Posted on 20 September 2018 by LeslieM

Now you are the body of Christ and individually members of it.”

(1 Corinthians 12:27 ESV)

There is a story about a church in the city of Berlin that suffered damage from World War II. Among the items damaged was a statue of Jesus. While the statue was, for the most part, intact, the hands of Jesus were missing. The congregation responded: “Let us replace the hands of Jesus.” The pastor of the congregation replied: “No, let this be a reminder to us all. We are the hands of Jesus.”

We are the hands of Jesus. We who are called to serve on God’s behalf are, in fact, the hands of God. And with our hands, we do God’s work.

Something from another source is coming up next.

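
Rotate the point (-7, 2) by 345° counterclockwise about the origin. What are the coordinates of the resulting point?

Rotation matrix for 345°: [[cos 345°, -sin 345°], [sin 345°, cos 345°]] ≈ [[0.965926, 0.258819], [-0.258819, 0.965926]]
[[0.965926, 0.258819], [-0.258819, 0.965926]] × [-7, 2]ᵀ ≈ [-6.2438, 3.7436]ᵀ
Result: (-6.2438, 3.7436)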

Zion Lutheran Church, my congregation, is a part of the Evangelical Lutheran Church in America. Our national church designated Sunday, Sept. 9 as the national day of service. This day is appropriately called: “God’s Work, Our Hands Sunday.” Zion participated by collecting, organizing and packing shoeboxes with items that benefit mariners who come in and out of the Port of Everglades. We supported the inter-denominational ministry of the Seafarer’s House. And, through our efforts, 82 boxes were put together and distributed as a way to say to these men who spend months and months away from their family at sea: “Zion loves you, and we want to give you this gift.” Considering the fact that most of these mariners are from other nations, this project was both local and global.

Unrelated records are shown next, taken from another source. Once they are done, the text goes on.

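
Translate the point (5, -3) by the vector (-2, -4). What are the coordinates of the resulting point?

Translation by (-2, -4) (homogeneous matrix [[1, 0, -2], [0, 1, -4], [0, 0, 1]]):
x' = 5 + -2 = 3
y' = -3 + -4 = -7
Result: (3, -7)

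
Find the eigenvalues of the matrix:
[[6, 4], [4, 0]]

Characteristic equation: det(A - λI) = 0
λ² - (trace)λ + (det) = 0
trace = 6 + 0 = 6, det = (6)(0) - (4)(4) = -16
λ² - (6)λ + (-16) = 0
λ = (6 ± √((6)² - 4·(-16))) / 2 = (6 ± √100) / 2
Solving: λ = -2, 8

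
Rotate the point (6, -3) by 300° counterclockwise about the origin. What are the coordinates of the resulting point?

Rotation matrix for 300°: [[cos 300°, -sin 300°], [sin 300°, cos 300°]] ≈ [[0.500000, 0.866025], [-0.866025, 0.500000]]
[[0.500000, 0.866025], [-0.866025, 0.500000]] × [6, -3]ᵀ ≈ [0.4019, -6.6962]ᵀ
Result: (0.4019, -6.6962)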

The reason I share this with you is because of the nature of God’s blessings. We know that we are using our hands to do God’s work. At the end of the day, we hope to be a part of God’s blessing to the Seafarer’s House ministry. In truth, this was every bit as much of a blessing to Zion. In fact, the joy of this experience is still warming my heart.

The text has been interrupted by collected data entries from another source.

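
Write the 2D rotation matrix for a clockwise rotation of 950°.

Rotation matrix formula: [[cos θ, -sin θ], [sin θ, cos θ]]
A clockwise rotation by 950° is equivalent to a counterclockwise rotation by -950°.
For θ = -950°:
cos(-950°) = -0.6428
sin(-950°) = 0.7660
Result: [[-0.6428, -0.7660], [0.7660, -0.6428]]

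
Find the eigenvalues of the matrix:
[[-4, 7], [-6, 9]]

Characteristic equation: det(A - λI) = 0
λ² - (trace)λ + (det) = 0
trace = -4 + 9 = 5, det = (-4)(9) - (7)(-6) = 6
λ² - (5)λ + (6) = 0
λ = (5 ± √((5)² - 4·(6))) / 2 = (5 ± √1) / 2
Solving: λ = 2, 3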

We gathered in our fellowship hall after our worship service. All ages from elementary through senior citizen were represented organizing, stuffing boxes, wrapping boxes, writing cards, you name it. There was a lot of work going on, but there was just as much laughter and joy. We, of course, had food, music, and many opportunities for our members to visit with each other. And, when it was over, we were blessed to have 82 boxes stuffed and wrapped.

The Seafarer’s House was grateful for our work. I said to them “Thank YOU. You gave us an opportunity to serve, to bond, and to build the body of Christ. Thank YOU for YOUR gift to Zion.”

It is easy for a faith community to get into a rut. Sometimes, I think the word “rut” comes from “routine.” We get fixed into patterns and every once in a while we need to be challenged to get out of our routine, our patterned behaviors, our “ruts.” Serving people is the easiest way to make this happen. And there are as many ways to serve as there are people willing to serve. Our imaginations can run wild thinking of ways people could benefit from our communities of faith.

Imagine if an effort was made that was more than a denominational effort, as was “God’s Work, Our Hands.” Imagine what would happen if every faith community designated a day of service. I can only imagine how many people would be blessed.

But I remind you, among the number of blessed would be the ones being a blessing. As a pastor of a congregation that values serving the community, I am extremely blessed. And when our community of faith puts our heads, hearts and hands together, I was blessed again. And there is one other thing that I almost forgot to mention, “It was fun!”

I know that if I asked the average faith community: “Do you want to be blessed?” The answer would be “Of course.” The good news is that you already are. You have within your community people of all ages with many gifts. You can put those gifts to work and be blessed again, and again, and again, if you put those gifts to the work of community service. We are God’s hands.let us do God’s work.